As any traveler will tell you, protecting your passport and valuables is crucial while traveling. Finding yourself stranded with no money, no cards and, worse, no passport, is a travel nightmare, so precautions must be taken.
For me, my money belt was molded into my skin, ensuring any prospective thief would have to get up close and personal in order to take my passport, spare credit card and cash. My purse, my beloved Thai green floral, multi-compartmental mini-luggage, held my phone, wallet, main cards, cash, hand sanitizer, toilet paper and other necessities. My purse was my new appendage, and it went everywhere with me.
For the last leg of our Nepal trip, Naren and I were heading from Pokhara to Lumbini, the birthplace of the Buddha, and embarked on six-hour+ bus journey.
As I had grown accustomed to, the bus was filled to the max with passengers, and as its only female passenger and its only Western passenger, I didn’t quite blend in. While the bus provided the standard stuffy, aggressive, bumpy ride I was getting used to, the mountain views were lovely, and it was a fairly enjoyable ride.

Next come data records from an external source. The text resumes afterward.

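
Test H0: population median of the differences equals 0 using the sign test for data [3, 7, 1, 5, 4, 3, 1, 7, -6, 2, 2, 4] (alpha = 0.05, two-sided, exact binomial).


Step 1: Discard zero differences. Original n = 12; n_eff = number of nonzero differences = 12.
Nonzero differences (with sign): +3, +7, +1, +5, +4, +3, +1, +7, -6, +2, +2, +4
Step 2: Count signs: positive = 11, negative = 1.
Step 3: Under H0: P(positive) = 0.5, so the number of positives S ~ Bin(12, 0.5).
Step 4: Two-sided exact p-value = sum of Bin(12,0.5) probabilities at or below the observed probability = 0.006348.
Step 5: alpha = 0.05. reject H0.

n_eff = 12, pos = 11, neg = 1, p = 0.006348, reject H0.


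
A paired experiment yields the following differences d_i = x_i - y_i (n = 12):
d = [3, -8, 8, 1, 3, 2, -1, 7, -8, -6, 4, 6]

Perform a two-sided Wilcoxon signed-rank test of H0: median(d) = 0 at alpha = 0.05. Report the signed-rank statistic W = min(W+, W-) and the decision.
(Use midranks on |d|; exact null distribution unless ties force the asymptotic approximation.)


Step 1: Drop any zero differences (none here) and take |d_i|.
|d| = [3, 8, 8, 1, 3, 2, 1, 7, 8, 6, 4, 6]
Step 2: Midrank |d_i| (ties get averaged ranks).
ranks: |3|->4.5, |8|->11, |8|->11, |1|->1.5, |3|->4.5, |2|->3, |1|->1.5, |7|->9, |8|->11, |6|->7.5, |4|->6, |6|->7.5
Step 3: Attach original signs; sum ranks with positive sign and with negative sign.
W+ = 4.5 + 11 + 1.5 + 4.5 + 3 + 9 + 6 + 7.5 = 47
W- = 11 + 1.5 + 11 + 7.5 = 31
(Check: W+ + W- = 78 should equal n(n+1)/2 = 78.)
Step 4: Test statistic W = min(W+, W-) = 31.
Step 5: Ties in |d|, so use the tie-corrected normal approximation.
        E[W] = n(n+1)/4 = 12*13/4 = 39.
        Tie groups: |d|=1 (t=2), |d|=3 (t=2), |d|=6 (t=2), |d|=8 (t=3); sum(t^3 - t) = 42.
        Var[W] = n(n+1)(2n+1)/24 - sum(t^3-t)/48 = 3900/24 - 42/48 = 161.625.
        z = (W - E[W]) / sqrt(Var[W]) = (31 - 39) / 12.7132 = -0.6293.
        Two-sided p = 2*Phi(z) = 0.529174.
Step 6: alpha = 0.05. fail to reject H0.

W+ = 47, W- = 31, W = min = 31, p = 0.529174, fail to reject H0.


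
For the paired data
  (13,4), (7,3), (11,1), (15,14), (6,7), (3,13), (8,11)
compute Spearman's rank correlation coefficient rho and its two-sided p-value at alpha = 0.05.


Step 1: Rank x and y separately (midranks; no ties here).
rank(x): 13->6, 7->3, 11->5, 15->7, 6->2, 3->1, 8->4
rank(y): 4->3, 3->2, 1->1, 14->7, 7->4, 13->6, 11->5
Step 2: d_i = R_x(i) - R_y(i); compute d_i^2.
  (6-3)^2=9, (3-2)^2=1, (5-1)^2=16, (7-7)^2=0, (2-4)^2=4, (1-6)^2=25, (4-5)^2=1
sum(d^2) = 56.
Step 3: rho = 1 - 6*56 / (7*(7^2 - 1)) = 1 - 336/336 = 0.000000.
Step 4: Under H0, t = rho * sqrt((n-2)/(1-rho^2)) = 0.0000 ~ t(5).
Step 5: Two-sided p-value from the t-distribution with 5 df = 1.000000.
Step 6: alpha = 0.05. fail to reject H0.

rho = 0.0000, p = 1.000000, fail to reject H0 at alpha = 0.05.


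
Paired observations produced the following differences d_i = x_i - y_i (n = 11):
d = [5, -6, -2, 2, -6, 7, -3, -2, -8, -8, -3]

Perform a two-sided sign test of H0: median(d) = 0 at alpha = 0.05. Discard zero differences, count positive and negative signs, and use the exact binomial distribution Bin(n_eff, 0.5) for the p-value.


Step 1: Discard zero differences. Original n = 11; n_eff = number of nonzero differences = 11.
Nonzero differences (with sign): +5, -6, -2, +2, -6, +7, -3, -2, -8, -8, -3
Step 2: Count signs: positive = 3, negative = 8.
Step 3: Under H0: P(positive) = 0.5, so the number of positives S ~ Bin(11, 0.5).
Step 4: Two-sided exact p-value = sum of Bin(11,0.5) probabilities at or below the observed probability = 0.226562.
Step 5: alpha = 0.05. fail to reject H0.

n_eff = 11, pos = 3, neg = 8, p = 0.226562, fail to reject H0.


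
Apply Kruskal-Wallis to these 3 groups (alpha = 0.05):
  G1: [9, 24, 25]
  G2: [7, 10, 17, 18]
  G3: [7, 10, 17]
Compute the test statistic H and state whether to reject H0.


Step 1: Combine all N = 10 observations and assign midranks.
sorted (value, group, rank): (7,G2,1.5), (7,G3,1.5), (9,G1,3), (10,G2,4.5), (10,G3,4.5), (17,G2,6.5), (17,G3,6.5), (18,G2,8), (24,G1,9), (25,G1,10)
Step 2: Sum ranks within each group.
R_1 = 22 (n_1 = 3)
R_2 = 20.5 (n_2 = 4)
R_3 = 12.5 (n_3 = 3)
Step 3: H = 12/(N(N+1)) * sum(R_i^2/n_i) - 3(N+1)
     = 12/(10*11) * (22^2/3 + 20.5^2/4 + 12.5^2/3) - 3*11
     = 0.109091 * 318.479 - 33
     = 1.743182.
Step 4: Ties present; correction factor C = 1 - 18/(10^3 - 10) = 0.981818. Corrected H = 1.743182 / 0.981818 = 1.775463.
Step 5: Under H0, H ~ chi^2(2); p-value = 0.411588.
Step 6: alpha = 0.05. fail to reject H0.

H = 1.7755, df = 2, p = 0.411588, fail to reject H0.


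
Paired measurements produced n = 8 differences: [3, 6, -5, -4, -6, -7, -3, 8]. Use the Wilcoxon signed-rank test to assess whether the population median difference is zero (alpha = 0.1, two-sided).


Step 1: Drop any zero differences (none here) and take |d_i|.
|d| = [3, 6, 5, 4, 6, 7, 3, 8]
Step 2: Midrank |d_i| (ties get averaged ranks).
ranks: |3|->1.5, |6|->5.5, |5|->4, |4|->3, |6|->5.5, |7|->7, |3|->1.5, |8|->8
Step 3: Attach original signs; sum ranks with positive sign and with negative sign.
W+ = 1.5 + 5.5 + 8 = 15
W- = 4 + 3 + 5.5 + 7 + 1.5 = 21
(Check: W+ + W- = 36 should equal n(n+1)/2 = 36.)
Step 4: Test statistic W = min(W+, W-) = 15.
Step 5: Ties in |d|, so use the tie-corrected normal approximation.
        E[W] = n(n+1)/4 = 8*9/4 = 18.
        Tie groups: |d|=3 (t=2), |d|=6 (t=2); sum(t^3 - t) = 12.
        Var[W] = n(n+1)(2n+1)/24 - sum(t^3-t)/48 = 1224/24 - 12/48 = 50.75.
        z = (W - E[W]) / sqrt(Var[W]) = (15 - 18) / 7.1239 = -0.4211.
        Two-sided p = 2*Phi(z) = 0.673669.
Step 6: alpha = 0.1. fail to reject H0.

W+ = 15, W- = 21, W = min = 15, p = 0.673669, fail to reject H0.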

A few hours in the bus made its first pit stop, and to my disappointment, this one would take place in the great outdoors. While I usually tried to avoid taking advantage of these sorts of stops, I could not in this instance, so I grabbed my purse and disembarked with the rest of the passengers.
Now, as I mentioned before, I was the only woman on the bus and a foreigner as well – I did not need more attention. I was not just going to go outside and pee on a tree. So I did my best to walk along the road in search of some privacy.
A little ways down I found a couple trees blocking the view from the road and decided this was as good as it was going to get. I set my purse down on the small rock and began to sit and, to my horror, watched it tumble down the mountain side.
My jaw dropped as I watched my purse, with all my cash, cards and phone, bounce round and round through the leaves and trees, finally settling about 30 feet down. Though this wasn’t exactly a sheer drop, it was certainly steep enough for me to decide retrieving it would not be a wise move.
By this point, I had been gone quite a long time, and I knew the bus driver would be annoyed with me. I got back on the road and ran to find Naren, ignoring the driver and other passengers trying to urge me on to the bus. Naren explained the situation to them, and the next thing I know, he and about 10 Nepali men were following me back to my little clearing.
I really thought my purse was a goner, but to my surprise, Naren and my new retrieval team scrambled on down without a second’s hesitation, returning my lifeline in about three minutes.
I’ve been told before that things always have a way of working out for me, and like my memory card mishap before, I really am one lucky girl.
The moral of this story: if you must squat by the side of a mountain to pee, make sure you place you place your purse on a flat rock :).